Is there any best strategy to go with when solving inequalities involving absolute values?
Up until now I found three different methods, which work more or less for every example I have tried so far. I'm wondering though if these methods have any limitations to when they can be used and which I should generally go for.
Let's demonstrate those methods with the following example:
$$ |x-1| \le |x+3| $$
1) Cases
We basically use the definition of the absolute value here.

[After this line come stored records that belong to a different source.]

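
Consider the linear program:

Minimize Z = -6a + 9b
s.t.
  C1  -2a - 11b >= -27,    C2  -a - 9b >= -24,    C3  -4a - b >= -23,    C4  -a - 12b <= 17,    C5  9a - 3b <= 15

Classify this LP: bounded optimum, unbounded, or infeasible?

bounded optimum

Vertices and Z = -6a + 9b:
  (-3, 3) → Z = 45
  (82/35, 71/35) → Z = 21/5
  (43/37, -56/37) → Z = -762/37
The feasible region has finitely many vertices and no improving ray; the minimum is -762/37 at (43/37, -56/37).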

$$ |x+3|=\left\{ \begin{align} x+3 & \text{ , if }x\geq -3 \\ -(x+3) & \text{ , if }x <-3 \end{align} \right\} $$
$$ |x-1|=\left\{ \begin{align} x-1 & \text{ , if }x\geq 1 \\ -(x-1) & \text{ , if }x < 1 \end{align} \right\} $$
Now we must distinguish the following cases:
For $x \lt -3$:
$$-(x-1) \le -(x+3) $$ $$ \iff x+3 \le x-1 \iff 1 \le -3 \implies \text{ no solutions for } x \lt -3 $$
For $-3 \le x \lt 1$:
$$-(x-1) \le (x+3) $$ $$ \iff -2 \le 2x \iff x \ge -1 $$
For $x \ge 1$:
$$x-1 \le x+3 $$ $$ \iff -1 \le 3 \implies \text{ all } x \ge 1 \text { are solutions }$$
So putting all cases together yields to the result:
$$x \ge -1 $$
$$\\$$ 2) Squaring
We square each sides which doesn't change the inequality.
$$ |x-1| \le |x+3| \iff (x-1)^2 \le (x+3)^2 $$ $$ \iff x^2 - 2x + 1 \le x^2 +6x +9 \iff -8 \le 8x \iff x \ge -1 $$ $$\\$$ 3) "Less / Greater Than rules"
The rules I used here are:
- (i): $|a| \le b \Leftrightarrow -b \le a \le b$ (which can be written also as $-b \le a$ AND $a \le b $)
- (ii): $ b \le |a| \Leftrightarrow b \le a$ OR $a \le -b $
Threat the right absolut value of the original inequality like b and proceed with (i):
$$ x-1 \le |x+3| \text{ AND } -|x+3| \le x-1 \iff -(x-1) \le |x+3|$$
For the first inequality we can use (ii) to get the following results:
$$ x-1 \le x+3 \iff -1 \le 3 \text{ (true statement) }$$ $$ x+3 \le -(x-1) \iff 2x \le -2 \iff x \le -1 $$
Now for the second inequality we use (ii) too:
$$ -(x-1) \le x+3 \iff -2 \le 2x \iff x \ge -1 $$ $$ x+3 \le x-1 \iff 3 \le -1 \text{ (false statement) } $$
As we see from the rules, we now got a (a OR b) AND (c OR d) conjunction, so our result is
$$ \text{ ( } true \text{ OR } x \le -1 \text{ ) AND ( } x \ge -1 \text{ OR } false \text{ ) } $$
Which reduces to:
$$ true \text{ AND } x \ge -1 \text{ and gives again $x \ge -1$ } $$ $$\\$$
While the method with separating the cases should work every time (I guess?) it's sometimes confusing and not the fastest. Squaring can be quick (like here) but only works sometimes, it can often give you a difficult polynomial for which you need a calculator to plot it / get its roots. And for the "Less / Greater Than Rules", I'm still wondering when they can be applied and when not.
Your greater than less than rules didn't really follow the form $-b \le a \le b$
To apply them properly you have
I) $-x- 3 \le x-1 \le x+3$ AND $x+3 \ge 0$
or
II) $x+3 \le x-1 \le -x -3$ AND $x+3 < 0$.
For I) $x - 1 \le x+3$ so redundant so we get
$-x-3 \le x-1 \implies -2 \le 2x \implies x \ge -1$ and $x+3 \ge 0\implies x \ge -3$ which is redundantly unnecessary.
So $x \ge -1$
For II) $x + 3 \le x-1$ is inconsinstant so this is impossible.
So $x \ge -1$.
I'd recommend this when applicable.
The only real distinction between this and "cases" is that the inconsistencies are ruled out at once.
I don't like "squares" as it leads to harder equations and potential extraneous extra incorrect solutions.